11.1.2014
FR
Journal officiel de l'Union européenne
C 9/5
Arrêt de la Cour (grande chambre) du 14 novembre 2013 (demande de décision préjudicielle du Vrchní soud v Praze — République tchèque) — procédure relative à l’exécution d’une sanction pécuniaire émise à l’encontre de Marián Baláž
(Affaire C-60/12) (1)
(Coopération policière et judiciaire en matière pénale - Décision-cadre 2005/214/JAI - Application du principe de reconnaissance mutuelle aux sanctions pécuniaires - «Juridiction ayant compétence notamment en matière pénale» - L’«Unabhängiger Verwaltungssenat» en droit autrichien - Nature et étendue du contrôle de la part de la juridiction de l’État membre d’exécution)
2014/C 9/07
Langue de procédure: le tchèque
Juridiction de renvoi
Vrchní soud v Praze
Partie dans la procédure au principal
Marián Baláž
Objet
Demande de décision préjudicielle — Vrchní soud v Praze — Interprétation de l'art. 1er, sous a), iii), de la décision-cadre 2005/214/JAI du Conseil, du 24 février 2005, concernant l'application du principe de reconnaissance mutuelle aux sanctions pécuniaires (JO L 76, p.16) — Notion de juridiction ayant compétence notamment en matière pénale — «Unabhängiger Verwaltungssenat» en droit autrichien — Notion de «possibilité de faire porter l'affaire» devant une juridiction au sens de l'art. 1er, sous a), iii) de la décision-cadre — Portée
Dispositif
1)
La notion de «juridiction ayant compétence notamment en matière pénale», visée à l’article 1er, sous a), iii), de la décision-cadre 2005/214/JAI du Conseil, du 24 février 2005, concernant l’application du principe de reconnaissance mutuelle aux sanctions pécuniaires, telle que modifiée par la décision-cadre 2009/299/JAI du Conseil, du 26 février 2009, constitue une notion autonome du droit de l’Union et doit être interprétée en ce sens que relève de cette notion toute juridiction qui applique une procédure qui réunit les caractéristiques essentielles d’une procédure pénale.

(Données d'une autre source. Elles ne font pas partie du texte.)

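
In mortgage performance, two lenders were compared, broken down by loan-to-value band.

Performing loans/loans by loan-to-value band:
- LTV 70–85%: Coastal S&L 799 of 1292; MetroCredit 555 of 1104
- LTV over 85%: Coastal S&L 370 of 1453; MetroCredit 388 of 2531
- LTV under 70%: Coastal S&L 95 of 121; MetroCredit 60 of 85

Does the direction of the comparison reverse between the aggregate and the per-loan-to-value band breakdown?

LTV 70–85%: Coastal S&L 799/1292 = 61.8%, MetroCredit 555/1104 = 50.3% → Coastal S&L
LTV over 85%: Coastal S&L 370/1453 = 25.5%, MetroCredit 388/2531 = 15.3% → Coastal S&L
LTV under 70%: Coastal S&L 95/121 = 78.5%, MetroCredit 60/85 = 70.6% → Coastal S&L
Overall: Coastal S&L 1264/2866 = 44.1%, MetroCredit 1003/3720 = 27.0% → Coastal S&L
Coastal S&L wins overall and in every loan-to-value group — no reversal.

No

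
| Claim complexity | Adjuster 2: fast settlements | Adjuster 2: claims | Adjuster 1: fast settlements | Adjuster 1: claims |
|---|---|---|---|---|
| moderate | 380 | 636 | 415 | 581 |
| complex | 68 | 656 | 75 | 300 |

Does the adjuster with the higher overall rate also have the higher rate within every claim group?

Yes

Moderate: Adjuster 2 380/636 = 59.7%, Adjuster 1 415/581 = 71.4% → Adjuster 1
Complex: Adjuster 2 68/656 = 10.4%, Adjuster 1 75/300 = 25.0% → Adjuster 1
Overall: Adjuster 2 448/1292 = 34.7%, Adjuster 1 490/881 = 55.6% → Adjuster 1
Adjuster 1 wins overall and in every claim group — no reversal.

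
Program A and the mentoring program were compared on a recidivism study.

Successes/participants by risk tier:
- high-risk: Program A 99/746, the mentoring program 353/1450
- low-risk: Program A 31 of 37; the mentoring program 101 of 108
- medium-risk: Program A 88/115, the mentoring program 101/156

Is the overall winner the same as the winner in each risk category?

High-risk: Program A 99/746 = 13.3%, the mentoring program 353/1450 = 24.3% → the mentoring program
Low-risk: Program A 31/37 = 83.8%, the mentoring program 101/108 = 93.5% → the mentoring program
Medium-risk: Program A 88/115 = 76.5%, the mentoring program 101/156 = 64.7% → Program A
Overall: Program A 218/898 = 24.3%, the mentoring program 555/1714 = 32.4% → the mentoring program
Neither sweeps: Program A wins 1 of 3 groups, the mentoring program wins 2. The mentoring program wins overall but not every group — no Simpson reversal.

No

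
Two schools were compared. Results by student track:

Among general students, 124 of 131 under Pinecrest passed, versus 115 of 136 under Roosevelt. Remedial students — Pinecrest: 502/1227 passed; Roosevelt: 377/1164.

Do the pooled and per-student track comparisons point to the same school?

Yes

General: Pinecrest 124/131 = 94.7%, Roosevelt 115/136 = 84.6% → Pinecrest
Remedial: Pinecrest 502/1227 = 40.9%, Roosevelt 377/1164 = 32.4% → Pinecrest
Overall: Pinecrest 626/1358 = 46.1%, Roosevelt 492/1300 = 37.8% → Pinecrest
Pinecrest wins overall and in every student group — no reversal.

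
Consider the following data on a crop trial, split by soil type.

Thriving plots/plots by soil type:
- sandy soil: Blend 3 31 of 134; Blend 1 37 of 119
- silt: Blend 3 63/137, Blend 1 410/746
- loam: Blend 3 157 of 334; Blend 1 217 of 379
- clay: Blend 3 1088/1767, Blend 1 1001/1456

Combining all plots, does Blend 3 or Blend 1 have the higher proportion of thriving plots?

Sandy soil: Blend 3 31/134 = 23.1%, Blend 1 37/119 = 31.1% → Blend 1
Silt: Blend 3 63/137 = 46.0%, Blend 1 410/746 = 55.0% → Blend 1
Loam: Blend 3 157/334 = 47.0%, Blend 1 217/379 = 57.3% → Blend 1
Clay: Blend 3 1088/1767 = 61.6%, Blend 1 1001/1456 = 68.8% → Blend 1
Overall: Blend 3 1339/2372 = 56.5%, Blend 1 1665/2700 = 61.7% → Blend 1

Blend 1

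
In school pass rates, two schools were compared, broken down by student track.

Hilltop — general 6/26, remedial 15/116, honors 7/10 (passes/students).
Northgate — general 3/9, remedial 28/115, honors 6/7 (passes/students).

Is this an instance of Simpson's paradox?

General: Hilltop 6/26 = 23.1%, Northgate 3/9 = 33.3% → Northgate
Remedial: Hilltop 15/116 = 12.9%, Northgate 28/115 = 24.3% → Northgate
Honors: Hilltop 7/10 = 70.0%, Northgate 6/7 = 85.7% → Northgate
Overall: Hilltop 28/152 = 18.4%, Northgate 37/131 = 28.2% → Northgate
Northgate wins overall and in every student group — no reversal.

No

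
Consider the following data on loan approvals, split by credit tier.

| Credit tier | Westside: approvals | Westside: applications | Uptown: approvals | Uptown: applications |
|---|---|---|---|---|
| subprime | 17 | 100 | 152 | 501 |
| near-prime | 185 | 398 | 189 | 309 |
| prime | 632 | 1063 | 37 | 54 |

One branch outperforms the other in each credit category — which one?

Subprime: Westside 17/100 = 17.0%, Uptown 152/501 = 30.3% → Uptown
Near-prime: Westside 185/398 = 46.5%, Uptown 189/309 = 61.2% → Uptown
Prime: Westside 632/1063 = 59.5%, Uptown 37/54 = 68.5% → Uptown
Uptown has the higher rate in all 3 groups.

Uptown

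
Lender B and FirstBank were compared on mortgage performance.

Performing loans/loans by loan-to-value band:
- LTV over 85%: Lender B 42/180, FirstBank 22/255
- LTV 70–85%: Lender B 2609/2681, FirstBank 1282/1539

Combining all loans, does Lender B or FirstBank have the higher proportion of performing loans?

Lender B

LTV over 85%: Lender B 42/180 = 23.3%, FirstBank 22/255 = 8.6% → Lender B
LTV 70–85%: Lender B 2609/2681 = 97.3%, FirstBank 1282/1539 = 83.3% → Lender B
Overall: Lender B 2651/2861 = 92.7%, FirstBank 1304/1794 = 72.7% → Lender B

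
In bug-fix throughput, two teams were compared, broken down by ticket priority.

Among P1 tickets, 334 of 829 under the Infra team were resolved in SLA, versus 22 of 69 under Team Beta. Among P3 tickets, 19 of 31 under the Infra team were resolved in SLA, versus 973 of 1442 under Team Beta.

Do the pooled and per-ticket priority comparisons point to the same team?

No

P1: the Infra team 334/829 = 40.3%, Team Beta 22/69 = 31.9% → the Infra team
P3: the Infra team 19/31 = 61.3%, Team Beta 973/1442 = 67.5% → Team Beta
Overall: the Infra team 353/860 = 41.0%, Team Beta 995/1511 = 65.9% → Team Beta
Neither sweeps: the Infra team wins 1 of 2 groups, Team Beta wins 1. Team Beta wins overall but not every group — no Simpson reversal.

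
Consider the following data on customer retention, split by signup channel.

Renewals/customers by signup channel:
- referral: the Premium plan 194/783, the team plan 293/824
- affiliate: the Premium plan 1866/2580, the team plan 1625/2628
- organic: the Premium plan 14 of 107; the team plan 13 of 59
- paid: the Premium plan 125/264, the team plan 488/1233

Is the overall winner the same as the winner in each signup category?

No

Referral: the Premium plan 194/783 = 24.8%, the team plan 293/824 = 35.6% → the team plan
Affiliate: the Premium plan 1866/2580 = 72.3%, the team plan 1625/2628 = 61.8% → the Premium plan
Organic: the Premium plan 14/107 = 13.1%, the team plan 13/59 = 22.0% → the team plan
Paid: the Premium plan 125/264 = 47.3%, the team plan 488/1233 = 39.6% → the Premium plan
Overall: the Premium plan 2199/3734 = 58.9%, the team plan 2419/4744 = 51.0% → the Premium plan
Neither sweeps: the Premium plan wins 2 of 4 groups, the team plan wins 2. The Premium plan wins overall but not every group — no Simpson reversal.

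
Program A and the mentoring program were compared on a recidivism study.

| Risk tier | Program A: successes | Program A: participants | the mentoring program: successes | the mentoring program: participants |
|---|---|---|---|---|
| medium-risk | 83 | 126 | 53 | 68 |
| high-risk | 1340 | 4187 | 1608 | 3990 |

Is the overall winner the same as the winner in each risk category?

Yes

Medium-risk: Program A 83/126 = 65.9%, the mentoring program 53/68 = 77.9% → the mentoring program
High-risk: Program A 1340/4187 = 32.0%, the mentoring program 1608/3990 = 40.3% → the mentoring program
Overall: Program A 1423/4313 = 33.0%, the mentoring program 1661/4058 = 40.9% → the mentoring program
The mentoring program wins overall and in every risk group — no reversal.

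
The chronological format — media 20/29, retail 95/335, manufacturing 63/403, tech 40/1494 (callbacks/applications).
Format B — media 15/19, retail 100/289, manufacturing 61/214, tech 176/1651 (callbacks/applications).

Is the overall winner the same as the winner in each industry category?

Yes

Media: the chronological format 20/29 = 69.0%, Format B 15/19 = 78.9% → Format B
Retail: the chronological format 95/335 = 28.4%, Format B 100/289 = 34.6% → Format B
Manufacturing: the chronological format 63/403 = 15.6%, Format B 61/214 = 28.5% → Format B
Tech: the chronological format 40/1494 = 2.7%, Format B 176/1651 = 10.7% → Format B
Overall: the chronological format 218/2261 = 9.6%, Format B 352/2173 = 16.2% → Format B
Format B wins overall and in every industry group — no reversal.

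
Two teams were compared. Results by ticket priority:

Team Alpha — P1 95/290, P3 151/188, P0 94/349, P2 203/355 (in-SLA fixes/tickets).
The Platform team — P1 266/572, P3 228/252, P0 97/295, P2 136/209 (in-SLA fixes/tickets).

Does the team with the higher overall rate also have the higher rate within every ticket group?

P1: Team Alpha 95/290 = 32.8%, the Platform team 266/572 = 46.5% → the Platform team
P3: Team Alpha 151/188 = 80.3%, the Platform team 228/252 = 90.5% → the Platform team
P0: Team Alpha 94/349 = 26.9%, the Platform team 97/295 = 32.9% → the Platform team
P2: Team Alpha 203/355 = 57.2%, the Platform team 136/209 = 65.1% → the Platform team
Overall: Team Alpha 543/1182 = 45.9%, the Platform team 727/1328 = 54.7% → the Platform team
The Platform team wins overall and in every ticket group — no reversal.

Yes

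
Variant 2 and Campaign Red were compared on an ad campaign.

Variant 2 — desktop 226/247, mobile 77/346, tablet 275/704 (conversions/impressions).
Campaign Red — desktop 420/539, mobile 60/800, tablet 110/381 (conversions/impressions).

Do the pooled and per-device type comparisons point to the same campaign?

Yes

Desktop: Variant 2 226/247 = 91.5%, Campaign Red 420/539 = 77.9% → Variant 2
Mobile: Variant 2 77/346 = 22.3%, Campaign Red 60/800 = 7.5% → Variant 2
Tablet: Variant 2 275/704 = 39.1%, Campaign Red 110/381 = 28.9% → Variant 2
Overall: Variant 2 578/1297 = 44.6%, Campaign Red 590/1720 = 34.3% → Variant 2
Variant 2 wins overall and in every device group — no reversal.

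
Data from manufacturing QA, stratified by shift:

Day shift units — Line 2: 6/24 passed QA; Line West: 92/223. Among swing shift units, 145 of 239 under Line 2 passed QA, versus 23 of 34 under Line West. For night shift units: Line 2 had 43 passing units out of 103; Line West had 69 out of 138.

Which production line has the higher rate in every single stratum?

Day shift: Line 2 6/24 = 25.0%, Line West 92/223 = 41.3% → Line West
Swing shift: Line 2 145/239 = 60.7%, Line West 23/34 = 67.6% → Line West
Night shift: Line 2 43/103 = 41.7%, Line West 69/138 = 50.0% → Line West
Line West has the higher rate in all 3 groups.

Line West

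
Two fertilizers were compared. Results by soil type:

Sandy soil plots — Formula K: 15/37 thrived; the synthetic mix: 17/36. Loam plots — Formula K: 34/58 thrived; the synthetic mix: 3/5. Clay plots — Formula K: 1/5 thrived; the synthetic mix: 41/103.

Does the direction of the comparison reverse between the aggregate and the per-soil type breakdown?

Sandy soil: Formula K 15/37 = 40.5%, the synthetic mix 17/36 = 47.2% → the synthetic mix
Loam: Formula K 34/58 = 58.6%, the synthetic mix 3/5 = 60.0% → the synthetic mix
Clay: Formula K 1/5 = 20.0%, the synthetic mix 41/103 = 39.8% → the synthetic mix
Overall: Formula K 50/100 = 50.0%, the synthetic mix 61/144 = 42.4% → Formula K
The synthetic mix wins each soil group but Formula K wins overall — the comparison reverses. The synthetic mix's plots skew toward clay, which has a lower base rate.

Yes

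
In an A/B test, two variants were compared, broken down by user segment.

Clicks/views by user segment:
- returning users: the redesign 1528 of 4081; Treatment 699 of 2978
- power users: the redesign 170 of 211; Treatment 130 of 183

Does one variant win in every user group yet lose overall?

No

Returning users: the redesign 1528/4081 = 37.4%, Treatment 699/2978 = 23.5% → the redesign
Power users: the redesign 170/211 = 80.6%, Treatment 130/183 = 71.0% → the redesign
Overall: the redesign 1698/4292 = 39.6%, Treatment 829/3161 = 26.2% → the redesign
The redesign wins overall and in every user group — no reversal.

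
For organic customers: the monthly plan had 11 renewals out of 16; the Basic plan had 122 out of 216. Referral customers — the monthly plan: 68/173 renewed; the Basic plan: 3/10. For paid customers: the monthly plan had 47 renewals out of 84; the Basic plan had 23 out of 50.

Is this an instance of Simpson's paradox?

Organic: the monthly plan 11/16 = 68.8%, the Basic plan 122/216 = 56.5% → the monthly plan
Referral: the monthly plan 68/173 = 39.3%, the Basic plan 3/10 = 30.0% → the monthly plan
Paid: the monthly plan 47/84 = 56.0%, the Basic plan 23/50 = 46.0% → the monthly plan
Overall: the monthly plan 126/273 = 46.2%, the Basic plan 148/276 = 53.6% → the Basic plan
The monthly plan wins each signup group but the Basic plan wins overall — the comparison reverses. The monthly plan's customers skew toward referral, which has a lower base rate.

Yes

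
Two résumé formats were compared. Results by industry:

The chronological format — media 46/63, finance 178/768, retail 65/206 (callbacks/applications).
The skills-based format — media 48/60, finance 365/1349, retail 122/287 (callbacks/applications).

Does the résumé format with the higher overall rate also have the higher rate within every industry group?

Yes

Media: the chronological format 46/63 = 73.0%, the skills-based format 48/60 = 80.0% → the skills-based format
Finance: the chronological format 178/768 = 23.2%, the skills-based format 365/1349 = 27.1% → the skills-based format
Retail: the chronological format 65/206 = 31.6%, the skills-based format 122/287 = 42.5% → the skills-based format
Overall: the chronological format 289/1037 = 27.9%, the skills-based format 535/1696 = 31.5% → the skills-based format
The skills-based format wins overall and in every industry group — no reversal.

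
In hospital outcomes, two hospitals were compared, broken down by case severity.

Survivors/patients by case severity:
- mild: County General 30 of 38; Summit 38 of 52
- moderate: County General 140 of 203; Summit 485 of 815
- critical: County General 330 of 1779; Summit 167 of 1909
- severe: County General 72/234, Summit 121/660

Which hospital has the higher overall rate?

Mild: County General 30/38 = 78.9%, Summit 38/52 = 73.1% → County General
Moderate: County General 140/203 = 69.0%, Summit 485/815 = 59.5% → County General
Critical: County General 330/1779 = 18.5%, Summit 167/1909 = 8.7% → County General
Severe: County General 72/234 = 30.8%, Summit 121/660 = 18.3% → County General
Overall: County General 572/2254 = 25.4%, Summit 811/3436 = 23.6% → County General

County General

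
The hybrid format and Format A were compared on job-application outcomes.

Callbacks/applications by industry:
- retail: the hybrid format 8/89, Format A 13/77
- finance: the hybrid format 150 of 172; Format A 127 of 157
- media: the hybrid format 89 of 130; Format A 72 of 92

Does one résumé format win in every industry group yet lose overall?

Retail: the hybrid format 8/89 = 9.0%, Format A 13/77 = 16.9% → Format A
Finance: the hybrid format 150/172 = 87.2%, Format A 127/157 = 80.9% → the hybrid format
Media: the hybrid format 89/130 = 68.5%, Format A 72/92 = 78.3% → Format A
Overall: the hybrid format 247/391 = 63.2%, Format A 212/326 = 65.0% → Format A
Neither sweeps: the hybrid format wins 1 of 3 groups, Format A wins 2. Format A wins overall but not every group — no Simpson reversal.

No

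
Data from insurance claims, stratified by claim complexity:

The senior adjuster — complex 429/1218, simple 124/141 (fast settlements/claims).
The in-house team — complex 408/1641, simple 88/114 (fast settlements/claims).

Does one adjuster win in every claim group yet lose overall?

Complex: the senior adjuster 429/1218 = 35.2%, the in-house team 408/1641 = 24.9% → the senior adjuster
Simple: the senior adjuster 124/141 = 87.9%, the in-house team 88/114 = 77.2% → the senior adjuster
Overall: the senior adjuster 553/1359 = 40.7%, the in-house team 496/1755 = 28.3% → the senior adjuster
The senior adjuster wins overall and in every claim group — no reversal.

No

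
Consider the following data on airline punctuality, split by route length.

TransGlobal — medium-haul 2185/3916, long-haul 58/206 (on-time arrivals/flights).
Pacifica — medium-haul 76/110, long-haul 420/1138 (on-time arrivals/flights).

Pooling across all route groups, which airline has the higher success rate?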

L’Unabhängiger Verwaltungssenat in den Ländern (Autriche) satisfait à ces critères et doit, par conséquent, être regardé comme relevant de ladite notion.
2)
L’article 1er, sous a), iii), de la décision-cadre 2005/214, telle que modifiée par la décision-cadre 2009/299, doit être interprété en ce sens qu’une personne doit être considérée comme ayant eu la possibilité de faire porter l’affaire devant une juridiction ayant compétence notamment en matière pénale dans l’hypothèse où, avant d’introduire son recours, celle-ci a été tenue de respecter une procédure administrative précontentieuse. Une telle juridiction doit être pleinement compétente pour examiner l’affaire en ce qui concerne aussi bien l’appréciation en droit que les circonstances factuelles.